Enfin, il est indispensable qu'une réforme des parcours scolaires soit mise en place, comportant deux volets. 1- la scolarité obligatoire, qui va de la grande section de maternelle (année fondamentale pour préparer l'entrée au CP) au brevet (dont l'obtention sanctionne l'acquisition du socle commun de connaissances), permet à tous les enfants d'avoir une base solide de connaissances, de compétences et de savoir-faire: c'est un outil d'égalité des chances. La scolarité, toujours organisée en cycles, serait ponctuée d'évaluation régulière, notamment d'une grande évaluation de fin de CM2, qui conditionnerait l'entrée en sixième. 2- une nouvelle place pour l'éducation civique: cet enseignement, rattaché à juste titre à l'histoire-géographie, est d'autant plus fondamental que la connaissance de l'histoire de la France et de l'Europe, de la géographie du monde et des enjeux de la citoyenneté doivent être associés pour construire un adulte responsable. Cet enseignement, qui prépare à l'exercice de la citoyenneté, est renforcé au collège, pour donner aux futurs citoyens et électeurs les clés nécessaires à la compréhension de la vie politique. Enfin, au lycée, en seconde et première, l'éducation civique est remplacée par les TPE (qui permettent de travailler, par groupe, sur un sujet croisant plusieurs matières). Pendant l'année de terminale, un dossier de ce type, croisant philosophie et éducation civique, sur un des sujets de l'actualité, serait proposer de façon facultative aux élèves (les points obtenus constitueraient un bonus pour le "bac").

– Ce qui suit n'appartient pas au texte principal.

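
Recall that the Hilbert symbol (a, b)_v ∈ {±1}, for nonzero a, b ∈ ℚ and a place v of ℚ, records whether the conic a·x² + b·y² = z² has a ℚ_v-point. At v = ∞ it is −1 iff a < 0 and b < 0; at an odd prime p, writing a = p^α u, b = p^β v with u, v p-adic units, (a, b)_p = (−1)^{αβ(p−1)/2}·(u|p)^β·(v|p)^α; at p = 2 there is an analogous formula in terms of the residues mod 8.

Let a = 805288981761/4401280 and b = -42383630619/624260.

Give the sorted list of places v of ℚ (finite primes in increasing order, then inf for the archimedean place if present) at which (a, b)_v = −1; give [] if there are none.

(a, b) ≡ (27170, -715) mod (ℚ^×)²; places V = {2, 3, 5, 7, 11, 13, 19, 23, ∞}.
(a,b)_23: α=-2, u≡10; β=0, v≡14 (mod 23); (10|23)=-1, (14|23)=-1; sign (−1)^0·-1^0·-1^-2 = +1.
(a,b)_19: α=3, u≡5; β=2, v≡17 (mod 19); (5|19)=+1, (17|19)=+1; sign (−1)^0·+1^2·+1^3 = +1.
(a,b)_7: α=0, u≡6; β=-4, v≡6 (mod 7); (6|7)=-1, (6|7)=-1; sign (−1)^0·-1^-4·-1^0 = +1.
(a,b)_∞: sgn(27170)=+, sgn(-715)=−, so +1.
(a,b)_3: α=6, u≡2; β=6, v≡2 (mod 3); (2|3)=-1, (2|3)=-1; sign (−1)^0·-1^6·-1^6 = +1.
(a,b)_11: α=5, u≡10; β=5, v≡5 (mod 11); (10|11)=-1, (5|11)=+1; sign (−1)^1·-1^5·+1^5 = +1.
(a,b)_13: α=-1, u≡4; β=-1, v≡9 (mod 13); (4|13)=+1, (9|13)=+1; sign (−1)^0·+1^-1·+1^-1 = +1.
(a,b)_2: α=-7, β=-2; u≡1, v≡5 (mod 8); ε(u)ε(v)=0·0, αω(v)=-7·1, βω(u)=-2·0; sum ≡ 1  ⇒  -1.
(a,b)_5: α=-1, u≡1; β=-1, v≡3 (mod 5); (1|5)=+1, (3|5)=-1; sign (−1)^0·+1^-1·-1^-1 = -1.
(27170, -715 / ℚ) ramifies at {2, 5}: a division algebra.

[2, 5]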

Ajout d'un troisième volet (modification le 4/02): dans le cadre d'une politique de refonte du parcours scolaire, une rénovation des programmes, notamment ceux des collèges, est à mettre en oeuvre, afin de donner plus de place à certains aspects, et de rendre des matières secondaires facultatives (dans la mesure où elle ne serve pas à toute la population, comme l'électronique, la seconde langue...). En ce qui concerne les programmes, une dimension civique peut leur être ajoutée: par exemple, pourquoi attendre la terminale scientifique pour apprendre le fonctionnement du virus du SIDA, alors qu'il serait possible de le faire, de façon simplifiée, dès la troisième, et ainsi toucher plus d'élèves? Dans le cadre d'un tel cours, des actions de prévention, ainsi que des dossiers, réalisés par groupes, pourraient être envisagées. Ce qu'il faut, c'est apprendre à nos enfants les bases de la vie en collectivité, d'une façon plus plaisante que les leçons apprises par coeur, sans que l'attention soit portée sur le sens de ce qui est appris... et pour cela, tout cours dispensé dans le cadre de la préparation au brevet, doit avoir une dimension civique.